32 of 46 people (70%) found this review helpful 2 people found this review funny
3.3 hrs on record
Posted: October 28, 2014
The Path could be considered an 'art' game, which basically means you just walk around, explore and enjoy the sceneries. The game is based on a dark version of Red Riding Hood.
You start by picking one of the six sisters (Red Riding Hood's) and the game tells you to stay on the path to your grandmother's house. If you stay on the path the game ends once you've reached grandmother's house, so it's best to go and explore the woods. In the woods you will find things like gravestones, campfires, humans or notes, most of them trigger some kind of interaction but are not essential for completing the game (as stated before).
The Path is a game you play when you want to forget real life for a bit and just want to enter a strange but beautiful fantasy world.
I would recommend this game over other 'art' games like Proteus, everyone who's into these kind of games should try this one.

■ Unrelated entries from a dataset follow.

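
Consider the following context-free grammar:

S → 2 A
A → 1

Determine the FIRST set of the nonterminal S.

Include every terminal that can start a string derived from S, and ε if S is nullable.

We compute FIRST(S) using the standard algorithm.
FIRST(A) = {1}
FIRST(S) = {2}
Therefore, FIRST(S) = {2}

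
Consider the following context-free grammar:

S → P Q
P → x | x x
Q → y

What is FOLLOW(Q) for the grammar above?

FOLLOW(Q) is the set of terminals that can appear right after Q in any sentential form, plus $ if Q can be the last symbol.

We compute FOLLOW(Q) using the standard algorithm.
FOLLOW(S) starts with {$}.
FIRST(P) = {x}
FIRST(Q) = {y}
FIRST(S) = {x}
FOLLOW(P) = {y}
FOLLOW(Q) = {$}
FOLLOW(S) = {$}
Therefore, FOLLOW(Q) = {$}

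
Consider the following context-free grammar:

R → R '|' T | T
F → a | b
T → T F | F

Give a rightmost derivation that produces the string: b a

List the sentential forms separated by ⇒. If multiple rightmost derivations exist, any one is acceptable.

R ⇒ T ⇒ T F ⇒ T a ⇒ F a ⇒ b a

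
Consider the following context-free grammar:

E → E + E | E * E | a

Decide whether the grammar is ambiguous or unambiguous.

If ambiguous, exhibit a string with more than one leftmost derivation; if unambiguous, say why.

Ambiguous - the string 'a * a + a * a * a' has two distinct leftmost derivations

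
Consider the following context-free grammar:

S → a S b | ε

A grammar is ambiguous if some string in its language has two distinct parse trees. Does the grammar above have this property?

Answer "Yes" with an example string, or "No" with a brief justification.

No - the grammar is unambiguous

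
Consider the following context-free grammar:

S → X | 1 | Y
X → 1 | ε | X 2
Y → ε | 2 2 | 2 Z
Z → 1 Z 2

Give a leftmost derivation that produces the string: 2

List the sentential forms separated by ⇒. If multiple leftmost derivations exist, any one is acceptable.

S ⇒ X ⇒ X 2 ⇒ 2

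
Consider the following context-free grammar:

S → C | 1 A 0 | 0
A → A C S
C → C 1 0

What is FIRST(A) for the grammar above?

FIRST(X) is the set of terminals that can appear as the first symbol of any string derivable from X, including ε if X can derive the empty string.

We compute FIRST(A) using the standard algorithm.
FIRST(A) = {}
FIRST(C) = {}
FIRST(S) = {0, 1}
Therefore, FIRST(A) = {}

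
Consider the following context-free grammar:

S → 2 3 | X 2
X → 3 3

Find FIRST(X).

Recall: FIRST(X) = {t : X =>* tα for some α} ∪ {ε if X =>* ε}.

We compute FIRST(X) using the standard algorithm.
FIRST(S) = {2, 3}
FIRST(X) = {3}
Therefore, FIRST(X) = {3}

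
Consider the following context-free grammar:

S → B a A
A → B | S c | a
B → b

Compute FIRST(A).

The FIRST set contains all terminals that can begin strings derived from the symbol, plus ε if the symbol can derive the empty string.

We compute FIRST(A) using the standard algorithm.
FIRST(A) = {a, b}
FIRST(B) = {b}
FIRST(S) = {b}
Therefore, FIRST(A) = {a, b}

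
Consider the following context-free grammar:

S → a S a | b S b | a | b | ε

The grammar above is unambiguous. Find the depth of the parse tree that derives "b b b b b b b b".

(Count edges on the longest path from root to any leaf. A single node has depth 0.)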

32 of 50 people (64%) found this review helpful 1 person found this review funny
35.1 hrs on record
Posted: June 13, 2015
This is my favourite game. It's slow and there is no "action" at all, it's more like an interactive story, but I always find it fascinating and have done since it came out when I was about 15. Five years later and I still think it's beautiful and kind of sad. But you have to go into it knowing that it's less like a game and more like a story. I view it as being all about the loss of innocence and how we lose it in different ways, some of the endings seem simple and suburban, but some suggest horrible, traumatic things happen. While I understand how people can't get into it or don't like it, to me it's beautiful.